Unschooling Needs a Village
Hey guys!
I recently came across another powerful message in a short video—a woman speaking about why raising children feels so incredibly hard today. Whether you're unschooling or sending your kids to school, parenting can feel like an uphill battle. Most of us carry a heavy sense of overwhelm and guilt, constantly worried that we’re not meeting everyone’s needs.
Many parents who question the schooling system and long for a calmer, more connected alternative still keep their kids in school—not because they believe in it, but because unschooling seems harder without the built-in support that school offers.
I often hear things like, “Let me know when your project is ready and we’ll join,” which really means, “I want out, but I need a support system first.” And I get it.
Personally, I’ve always chosen my children’s wellbeing over what society says I should do—whether that’s giving birth in a hospital, sending them to school, using punishment, or following medical norms without question. Honestly, sending my kids to school would feel far more difficult than how we live now. But I also understand how scary the unknown can be. Most of us weren’t unschooled. We were raised in the system. It’s all we know.
So to step outside of it feels like a giant leap—especially when you don’t yet know how you’ll land.
The truth is, unschooling is just one piece of the puzzle when it comes to stepping out of the matrix. So many other parts of our lives are still shaped by the system—and those things also make it harder to thrive.
For instance, we haven’t always parented this way. And by this way, I mean inside the walls of a nuclear family, isolated from the everyday presence of other parents, elders, teens, and children. Many of us—especially those choosing an unschooling path—reach a point where we think, “Why is this so hard? Am I just getting it wrong?”
But here’s the truth: it’s hard because this isn't how it's meant to be.

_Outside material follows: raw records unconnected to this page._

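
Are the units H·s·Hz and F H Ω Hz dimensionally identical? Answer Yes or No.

Yes

Left side:
  H = Wb/A (inductance = flux per current),
      = kg·m²·s⁻²·A⁻².
  Hz = 1/s = s⁻¹ (frequency is cycles per second).
  Combining: H·s·Hz = (kg·m²·s⁻²·A⁻²) · s · s⁻¹ = kg·m²·s⁻²·A⁻².
Right side:
  F = C/V (capacitance = charge per voltage),
      = A·s/(kg·m²·s⁻³·A⁻¹) (substituting C and V),
      = kg⁻¹·m⁻²·s⁴·A².
  H = Wb/A (inductance = flux per current),
      = kg·m²·s⁻²·A⁻².
  Ω = V/A (resistance = voltage per current),
      = kg·m²·s⁻³·A⁻².
  Hz = 1/s = s⁻¹ (frequency is cycles per second).
  Combining: F·H·Ω·Hz = (kg⁻¹·m⁻²·s⁴·A²) · (kg·m²·s⁻²·A⁻²) · (kg·m²·s⁻³·A⁻²) · s⁻¹ = kg·m²·s⁻²·A⁻².
Both reduce to kg·m²·s⁻²·A⁻².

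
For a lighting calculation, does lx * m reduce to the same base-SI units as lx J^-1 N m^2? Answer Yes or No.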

Not long ago—historically speaking—each child would have been surrounded by at least five older humans: adults, adolescents, and elders. They would have spent their days immersed in play and daily life with other children, while we, the parents, would have been side by side, sharing the load. There would be a matriarch (or a wise elder) close by—someone we could turn to when we hit a wall, someone who would pass down stories, lessons, and grounded reassurance.
We don’t have that anymore.
Instead, we’re parenting in small, self-contained units. We’re trying to be everything for our children: teacher, mentor, cook, healer, emotional anchor. It’s no wonder we feel overwhelmed. And yet, we tend to blame ourselves—or worse, we blame our children. We think they’re being too wild, too sensitive, too difficult. But in truth, they are showing us what happens when we try to live in a way that contradicts our nature.
The modern nuclear family is a relatively recent invention, born in part out of the Industrial Revolution. We went from living communally and cooperatively to being isolated in our own homes, our support systems fractured, and the wisdom of the elders filtered through podcasts and parenting books instead of personal relationship.
But our nervous systems still remember. Our children’s behavior still speaks the truth: we are wired to live in community.
At A Place To Be, we are slowly, intentionally reweaving that communal fabric. We gather, we play, we problem-solve together. It’s not perfect, and it’s still growing, but every time we sit in a circle or share a meal or tend to a disagreement together, we are tapping into a much older, more natural way of being. One where no one has to do it all alone.
You are not doing it wrong.
You are just trying to do the work of five people in a structure that was never meant to hold this much.
Let’s keep rebuilding the village — together.